To hear her tell it, that’s what turned her around on God. The more she learned about how bodies work, the more convinced she became that it didn’t all happen by accident. And with every tiny life that she helped save, and then cared for, the more convinced she became that this God had a plan for each life.

She was also going through a divorce at the same time she was in nursing school. It was pretty amicable. I suppose she and my uncle both realized that she was a difficult person to be married to, and they remain friends. But as amicable as any divorce can be, the process is still a pretty big upheaval—particularly so when you’ve got four smallish kids at home. That may also have had something to do with it, and doubtless, my mother’s proselytizing—as indefatigable as her own mother’s attempts to civilize her daughters—in all likelihood eroded her resistance to Jesus’ embrace.
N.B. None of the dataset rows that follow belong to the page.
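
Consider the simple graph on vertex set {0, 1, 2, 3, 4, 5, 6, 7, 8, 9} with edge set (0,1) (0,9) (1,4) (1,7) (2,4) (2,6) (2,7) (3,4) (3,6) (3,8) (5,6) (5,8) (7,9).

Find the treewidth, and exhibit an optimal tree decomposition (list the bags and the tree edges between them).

Treewidth 2.
Bags: B1 = {0, 1, 9}  B2 = {1, 7, 9}  B3 = {1, 4, 7}  B4 = {2, 4, 7}  B5 = {2, 3, 4}  B6 = {2, 3, 6}  B7 = {3, 6, 8}  B8 = {5, 6, 8}
Tree: B1–B2, B2–B3, B3–B4, B4–B5, B5–B6, B6–B7, B7–B8

The largest bag has 3 vertices, giving width 2; this decomposition certifies tw(G) ≤ 2. For the lower bound, G contains the cycle 0–9–7–1–0, so G is not a forest; only forests have treewidth ≤ 1, hence tw(G) ≥ 2. The upper and lower bounds meet at 2, so that is the treewidth.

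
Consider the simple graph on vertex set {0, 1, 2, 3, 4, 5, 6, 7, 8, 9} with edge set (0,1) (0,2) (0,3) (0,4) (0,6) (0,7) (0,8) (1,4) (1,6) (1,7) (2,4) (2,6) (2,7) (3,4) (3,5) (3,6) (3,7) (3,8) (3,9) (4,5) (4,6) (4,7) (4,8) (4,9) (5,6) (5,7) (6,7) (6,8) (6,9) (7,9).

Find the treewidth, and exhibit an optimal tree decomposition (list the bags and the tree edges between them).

Treewidth 4.
Bags: B1 = {0, 3, 4, 6, 7}  B2 = {0, 2, 4, 6, 7}  B3 = {0, 1, 4, 6, 7}  B4 = {3, 4, 6, 7, 9}  B5 = {3, 4, 5, 6, 7}  B6 = {0, 3, 4, 6, 8}
Tree: B1–B2, B2–B3, B1–B4, B4–B5, B1–B6

Each bag holds 5 vertices, so the decomposition has width 4, which upper-bounds the treewidth. On the other hand G contains the 5-clique {0, 3, 4, 6, 8}. A clique must lie in a single bag of any decomposition, so no decomposition can have width below 4. The upper and lower bounds meet at 4, so that is the treewidth.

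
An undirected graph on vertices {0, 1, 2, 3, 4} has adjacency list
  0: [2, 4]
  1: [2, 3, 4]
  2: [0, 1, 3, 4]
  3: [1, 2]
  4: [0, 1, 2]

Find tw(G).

A width-2 tree decomposition is:
Bags: B1 = {1, 2, 4}  B2 = {0, 2, 4}  B3 = {1, 2, 3}
Tree: B1–B2, B1–B3
Every bag has size at most 3, so the width is 3 − 1 = 2 and tw(G) ≤ 2. Conversely, {0, 2, 4} is a clique of size 3, and the vertices of any clique must share a bag in every tree decomposition; so some bag has ≥ 3 vertices and tw(G) ≥ 2. The upper and lower bounds meet at 2, so that is the treewidth.

2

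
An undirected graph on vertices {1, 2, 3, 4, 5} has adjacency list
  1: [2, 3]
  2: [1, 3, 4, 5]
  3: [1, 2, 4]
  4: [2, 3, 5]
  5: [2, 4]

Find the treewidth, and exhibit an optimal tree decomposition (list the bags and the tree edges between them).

Every bag has size at most 3, so the width is 3 − 1 = 2 and tw(G) ≤ 2. For the lower bound, the 3 vertices {1, 2, 3} are pairwise adjacent, and any tree decomposition puts a clique entirely inside one bag — forcing width ≥ 2. The upper and lower bounds meet at 2, so that is the treewidth.

Treewidth 2.
One optimal decomposition is:
Bags: B1 = {1, 2, 3}  B2 = {2, 3, 4}  B3 = {2, 4, 5}
Tree: B1–B2, B2–B3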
Regardless of the reasons, she’s pretty firmly ensconced where she is now. And it troubles me. I’d like to think that the march of secularism and the death of religion are inevitable—but my aunt’s example shows that they’re anything but. Adversity is part of the human condition, and most likely always will be. It’s tough to contest Jesus’s prediction that the poor will always be with us, or the Preacher of Ecclesiastes’s assertion that man is born to trouble as the sparks rise. And adversity has a tendency to send people running back to the arms of the Lord, to take refuge in what they once didn’t pay attention to, or didn’t believe in.  It troubles me because I wonder if, as concrete as my own nonbelief is now, I too might suffer a relapse one day. And it troubles me because...  well, Christ, who knows? She might actually be right.

In any case, examples of people like my aunt ought to humble us nonbelievers, and knock a little of the smugness out of us. Our way is not so absolute that people can’t find their way out of it, nor so invincible that it cannot be eroded.